Hitachi Data Systems is offering primary deduplication in its Hitachi NAS Platform, a feature that was more than...
two years in the making.
That's about par for the course for primary dedupe. There was a lot of noise around the technology in 2010, followed by a lot of silence.
Hitachi NAS (HNAS) is the network-attached storage (NAS) platform Hitachi Data Systems (HDS) gained when it acquired BlueArc in 2011. BlueArc first revealed a license deal with primary dedupe software vendor Permabit in August 2010. HDS at that time sold BlueArc systems under an OEM deal, but BlueArc remained an independent company.
BlueArc still hadn't implemented dedupe at the time of the HDS acquisition, and it took HDS engineers more than a year to make it ready for commercial use. HDS made sure the primary dedupe didn't impact performance by offloading much of the performance to hardware.
Michael Hay, vice president of product planning for HDS, said Hitachi NAS uses Permabit's hash database, but "all the other heavy lifting is done by Hitachi." That includes using hardware acceleration and the ability to read deduped data without having to rehydrate it.
HNAS uses an object-based file system offload engine powered by field-programmable gate arrays (FPGAs) to accelerate the hashing and chunking involved with primary dedupe.

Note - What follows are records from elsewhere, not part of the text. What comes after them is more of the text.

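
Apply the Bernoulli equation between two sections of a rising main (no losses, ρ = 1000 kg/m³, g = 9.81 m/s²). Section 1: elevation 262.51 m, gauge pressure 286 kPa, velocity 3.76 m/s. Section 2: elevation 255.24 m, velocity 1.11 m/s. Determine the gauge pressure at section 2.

Pressure head at 1: ψ₁ = P₁/(ρg) = 286×1000 / (1000 × 9.81) = 29.15 m.
Velocity heads: v₁²/2g = 3.76²/19.62 = 0.721 m; v₂²/2g = 1.11²/19.62 = 0.063 m.
Total head H = z₁ + ψ₁ + v₁²/2g = 262.51 + 29.15 + 0.721 = 292.38 m.
ψ₂ = H − z₂ − v₂²/2g = 292.38 − 255.24 − 0.063 = 37.08 m.
P₂ = ρgψ₂ = 1000 × 9.81 × 37.08 ≈ 364 kPa.

P₂ ≈ 364 kPa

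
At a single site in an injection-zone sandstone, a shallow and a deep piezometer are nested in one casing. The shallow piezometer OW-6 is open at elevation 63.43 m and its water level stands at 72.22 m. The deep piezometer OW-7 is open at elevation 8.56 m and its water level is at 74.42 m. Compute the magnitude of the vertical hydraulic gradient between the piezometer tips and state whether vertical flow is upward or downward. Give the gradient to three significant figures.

Total head at OW-6: h = 72.22 m (water level in the standpipe).
Total head at OW-7: h = 74.42 m.
Δh = h(OW-6) − h(OW-7) = 72.22 − 74.42 = -2.20 m.
Vertical separation Δz = 63.43 − 8.56 = 54.87 m.
|i_v| = |Δh| / Δz = 2.20 / 54.87 = 0.0401.
Head is higher in the deep piezometer, so vertical flow is upward (discharge condition).

|i_v| ≈ 0.0401; vertical flow is upward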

A basic hashing/chunking engine is free with HNAS, and additional engines for parallel hashing/chunking are available for an additional license.
"We have a unique architecture with HNAS," Hay said. "Our file system is overlaid on two types of processors, and that gives us the ability to dedupe without compromise."
State of primary dedupe
The summer of 2010 was a busy time for primary dedupe news. Dell acquired primary dedupe vendor Ocarina Networks and IBM bought primary compression startup Storwize two weeks apart in July 2010. Permabit revealed its deal with BlueArc a few weeks later. It also had an OEM deal with LSI for its Engenio storage, but that dissolved when NetApp acquired the Engenio product line in 2011.

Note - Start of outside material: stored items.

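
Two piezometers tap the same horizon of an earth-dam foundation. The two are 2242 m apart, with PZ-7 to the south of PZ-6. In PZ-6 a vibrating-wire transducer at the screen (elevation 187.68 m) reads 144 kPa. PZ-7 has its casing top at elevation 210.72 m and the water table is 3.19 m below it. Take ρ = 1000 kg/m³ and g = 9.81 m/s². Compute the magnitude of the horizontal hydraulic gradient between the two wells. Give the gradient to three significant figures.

Pressure head at PZ-6: ψ = P/(ρg) = 144×1000 / (1000 × 9.81) = 14.68 m.
Total head at PZ-6: h = z + ψ = 187.68 + 14.68 = 202.36 m.
Total head at PZ-7: h = 210.72 − 3.19 = 207.53 m.
Head difference: h(PZ-6) − h(PZ-7) = 202.36 − 207.53 = -5.17 m.
Hydraulic gradient: i = |Δh| / L = 5.17 / 2242 = 0.00231.

i ≈ 0.00231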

IBM sells the old Storwize products as its Real-Time Compression appliances, but Dell has yet to add Ocarina dedupe to its EqualLogic or Compellent storage arrays.
"Primary dedupe is in no man's land right now," according to Taneja Group consulting analyst Arun Taneja. "I don't think it's made big strides yet. I think eventually it will happen, but most vendors haven't found a way to do it without affecting performance."
Permabit is pushing on, looking for OEM deals in other places. The vendor is talking to SMB storage vendors about using its software for Linux-based NAS systems, and Vice President of Marketing Mike Ivanov said he expects one announcement around mid-2013. He said several flash array vendors are also evaluating Permabit's dedupe software in hopes of bringing down the per-gigabyte cost of flash by optimizing capacity. However, there is no guarantee that any of those who use the software will identify it as Permabit's.
"A lot of people we're talking to have attempted to do their own dedupe and failed," Ivanov said. "They will never let the world know we're the OEM."
Primary dedupe is showing up in non-traditional storage systems. Startup GreenBytes uses what it calls "zero latency" inline dedupe in its IO Offload Engine built to improve performance of virtual desktop infrastructure storage. GreenBytes CEO Steve O'Donnell said his company actually began with designs on dedupe for backup. The dedupe algorithm it developed worked with little latency, which doesn't help much for backup, but is valuable primary data.
"For backup, zero latency is irrelevant. Nobody cares if it's 20 minutes of latency," O'Donnell said. "But for primary storage, our dedupe technology makes a lot of sense. It's a unique differentiator and perfect for highly virtualized workloads."